少年非行問題は、単に少年法の改正によって解決できる問題ではなく、家庭や教育をはじめとする少年を取り巻く社会の様々な環境を整えることにより、その原因に根本から対処することが必要であり、非行の前兆行為を早期に発見する仕組みや、少年及び保護者が安心して相談を受けられる仕組みを設けるなどの具体的措置を講じるなど、社会全体であらゆる手当を尽くすべき問題である。

 非行に対し、刑罰をもって対処するよりも、少年の立ち直りによる社会復帰と、それによる再犯の防止によって犯罪から社会を守ろうとする現行少年法の理念は決して譲ることの出来ない基本原則である。

 本日与党3党が提出した少年法等改正案は、被害者への配慮や保護処分終了後における救済手続の整備を盛り込むなど、積極的に賛成できる部分もある。

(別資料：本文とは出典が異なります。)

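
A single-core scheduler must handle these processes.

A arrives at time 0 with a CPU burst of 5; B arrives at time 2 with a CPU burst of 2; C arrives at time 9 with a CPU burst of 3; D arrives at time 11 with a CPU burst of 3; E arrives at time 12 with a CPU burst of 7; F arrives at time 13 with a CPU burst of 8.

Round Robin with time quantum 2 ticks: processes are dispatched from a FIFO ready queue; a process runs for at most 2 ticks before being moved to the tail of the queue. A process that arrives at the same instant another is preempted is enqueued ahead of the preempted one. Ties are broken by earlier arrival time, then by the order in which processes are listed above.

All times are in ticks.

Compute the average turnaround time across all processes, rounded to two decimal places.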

 しかし、刑事処分可能年齢の引き下げや、16歳以上の少年の重罪事件についてのいわゆる原則逆送致については、少年法の理念を損なうことのないよう十分配慮する必要がある。

 刑事処分可能年齢の引き下げについては、付添人を必要的に付するなどの補充措置も必要であろう。そして、刑事処分相当とするには、社会的影響の大きい重大事件について、少年の矯正の可能性が著しく乏しい場合に限るように運用されることが望ましい。

 16歳以上の少年の重罪事件についてのいわゆる原則逆送致についても、その対象を故意殺人の事犯に限定し、更に裁判官の裁量を十分に確保した上で行う必要がある。

 また検察官関与については、現行の少年審判に検察官が出席して主張、立証を行うことは、予断排除の原則や、証拠の適正さの確保の観点から問題がある上、少年に必要以上の重圧感を与えることになると思われる。非行事実の認定に支障を来している現行法の問題に対処するには、他の裁判官による対審構造による事実認定手続を創設し、その手続において検察官が非行事実の主張、立証を行うとともに、付添人を必要的に付して少年の防御権を確保する方策を講じるのが適切である。